In the retrodiscal tissue the number of ERα positive cells increased or remained unchanged after CFA injection but the amount of ERα in each cell may have decreased leading to a reduction in the ERα observed on the western blot. To determine whether an increase in the expression per cell results in a higher expression of estrogen receptor, we needed to quantitate the fluorescent signal in each cell. Unfortunately, the florescent signal faded rapidly and we could not determine the intensity of staining per cell (i.e. ERα expression per cell) and thus, we could not determine what led to the decrease in estrogen receptor signal on the western blot.

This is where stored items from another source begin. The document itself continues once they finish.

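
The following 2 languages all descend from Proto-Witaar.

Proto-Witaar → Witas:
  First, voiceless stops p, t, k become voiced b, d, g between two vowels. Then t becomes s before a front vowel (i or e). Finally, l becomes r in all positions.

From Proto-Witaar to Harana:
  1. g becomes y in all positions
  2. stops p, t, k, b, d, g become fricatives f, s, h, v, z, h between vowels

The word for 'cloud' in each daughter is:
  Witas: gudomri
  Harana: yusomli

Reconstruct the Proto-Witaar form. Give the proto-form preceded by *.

Position 6: Witas has r, Harana has l. Harana preserves l here (none of its changes turn any other segment into l), so the proto-segment is *l.
Position 3: Witas has d, Harana has s. Taking the neighbouring segments as reconstructed: Witas d could go back to *t or *d; Harana s could go back to *t or *s — the one source consistent with every daughter is *t.
Position 1: Witas has g, Harana has y. Taking the neighbouring segments as reconstructed: Witas g can only go back to *g; Harana y could go back to *g or *y — the one source consistent with every daughter is *g.
Verify the candidate proto-form against each daughter:
Witas: *gutomli
  gutomli → gudomli   [intervocalic voicing]
  gudomli (rule 2 does not apply)
  gudomli → gudomri   [unconditioned shift]
  giving Witas gudomri.
Harana: *gutomli
  gutomli → yutomli   [unconditioned shift]
  yutomli → yusomli   [intervocalic lenition]
  giving Harana yusomli.
No other proto-form is consistent with every reflex, so the reconstruction is *gutomli.

*gutomli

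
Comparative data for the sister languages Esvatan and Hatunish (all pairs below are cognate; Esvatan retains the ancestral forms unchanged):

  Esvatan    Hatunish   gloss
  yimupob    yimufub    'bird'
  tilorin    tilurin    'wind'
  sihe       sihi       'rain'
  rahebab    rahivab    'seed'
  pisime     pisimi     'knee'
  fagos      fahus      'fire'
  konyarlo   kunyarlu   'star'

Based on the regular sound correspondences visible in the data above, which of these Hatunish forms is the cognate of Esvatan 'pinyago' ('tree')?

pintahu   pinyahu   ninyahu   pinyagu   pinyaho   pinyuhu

fagos ~ fahus — Esvatan g corresponds to Hatunish h between vowels (before a back vowel).
konyarlo ~ kunyarlu — Esvatan o corresponds to Hatunish u word-finally.
Applying these to Esvatan 'pinyago':
  pinyago → pinyaho   (g→h between vowels (before a back vowel))
  pinyaho → pinyahu   (o→u word-finally)
So the Hatunish cognate is 'pinyahu'.

pinyahu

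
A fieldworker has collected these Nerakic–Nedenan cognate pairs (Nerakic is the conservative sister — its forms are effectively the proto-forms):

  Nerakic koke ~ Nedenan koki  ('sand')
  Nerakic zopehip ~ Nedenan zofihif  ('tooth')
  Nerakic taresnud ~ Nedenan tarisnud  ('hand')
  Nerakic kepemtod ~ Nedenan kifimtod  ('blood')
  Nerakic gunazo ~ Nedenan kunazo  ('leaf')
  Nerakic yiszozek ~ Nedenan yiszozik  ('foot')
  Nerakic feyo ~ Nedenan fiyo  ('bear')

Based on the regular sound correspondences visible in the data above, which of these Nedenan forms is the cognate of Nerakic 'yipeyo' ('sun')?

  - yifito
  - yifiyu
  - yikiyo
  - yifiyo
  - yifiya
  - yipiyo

yifiyo

zopehip ~ zofihif, kepemtod ~ kifimtod — Nerakic p corresponds to Nedenan f between vowels (before a front vowel).
zopehip ~ zofihif, taresnud ~ tarisnud — Nerakic e corresponds to Nedenan i after a consonant, before a consonant other than r, m, n, p, b, f, v.
Applying these to Nerakic 'yipeyo':
  yipeyo → yifeyo   (p→f between vowels (before a front vowel))
  yifeyo → yifiyo   (e→i after a consonant, before a consonant other than r, m, n, p, b, f, v)
So the Nedenan cognate is 'yifiyo'.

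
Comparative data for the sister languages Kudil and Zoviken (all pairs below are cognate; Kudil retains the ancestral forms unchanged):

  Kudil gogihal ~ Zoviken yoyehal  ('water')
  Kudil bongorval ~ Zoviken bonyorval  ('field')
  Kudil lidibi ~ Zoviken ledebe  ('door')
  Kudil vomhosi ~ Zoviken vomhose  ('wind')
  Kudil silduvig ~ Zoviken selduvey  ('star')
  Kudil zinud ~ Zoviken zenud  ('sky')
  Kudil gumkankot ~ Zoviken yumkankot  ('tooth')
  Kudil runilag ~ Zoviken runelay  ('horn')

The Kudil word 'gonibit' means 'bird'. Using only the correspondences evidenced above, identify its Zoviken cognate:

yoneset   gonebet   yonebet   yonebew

gogihal ~ yoyehal — Kudil g corresponds to Zoviken y word-initially before a back vowel.
lidibi ~ ledebe — Kudil i corresponds to Zoviken e after a consonant, before a labial obstruent.
gogihal ~ yoyehal, lidibi ~ ledebe — Kudil i corresponds to Zoviken e after a consonant, before a consonant other than r, m, n, p, b, f, v.
Applying these to Kudil 'gonibit':
  gonibit → yonibit   (g→y word-initially before a back vowel)
  yonibit → yonebit   (i→e after a consonant, before a labial obstruent)
  yonebit → yonebet   (i→e after a consonant, before a consonant other than r, m, n, p, b, f, v)
So the Zoviken cognate is 'yonebet'.

yonebet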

The number of cells expressing ERα in the retrodiscal tissue was significantly lower in the 17 β-estradiol-treated rat. In humans, the estrogen receptors are present on peri-vascular immune cells (e.g., macrophages) in the TMJ [20]. 17 β-estradiol treatment has been shown to modulate gene expression in the macrophages [3638]. In vivo studies have shown that macrophage proliferation increases with an increased estrogen concentration in female mice [39, 40], implying that estrogen can increase ERα levels though stimulation of macrophage proliferation. Since we did not see an increase in ERα positive cell numbers, macrophage proliferation was not a likely cause for the increased ERα expression. Another possible explanation for the reduction in ERα expression may be that 17β-estradiol caused a down-regulation of gene expression [41] similar to previous studies that indicated 17β-estradiol inhibits ERα expression in joint tissue [42]. Interestingly, this previous study also showed that inflammation effectively blocked the inhibitory effect of 17β-estradiol, consistent with our results in the retrodiscal tissue [42].

Studies have also demonstrated decreased specific binding of radiolabeled 17β-estradiol with E2 treatment which resulted in a depletion of cytosolic ER [43, 44]. Down-regulation of estrogen receptor was suggested to involve some transcriptional activation mechanisms such as proteasome-mediated proteolysis activity [45, 46].

Conclusions

A constant physiological concentration of 17 β-estradiol effects ERα expression in a non-inflamed and inflamed TMJ. But several questions remain such as what are the effects of 17 β-estradiol on ERβ in the TMJ tissues and what are the effects of progesterone or pregnancy levels of 17 β-estradiol. Future studies would need to focus on the amount of receptor per cell in different tissues as well as determine the effect of higher concentrations of 17 β-estradiol such as that occuring during pregnancy (120 pg/ml). These studies might help develop estrogenic medications for TMJ pain. Moreover, progesterone could impact estrogen receptor expression and interact with 17 β-estradiol to alter its effects.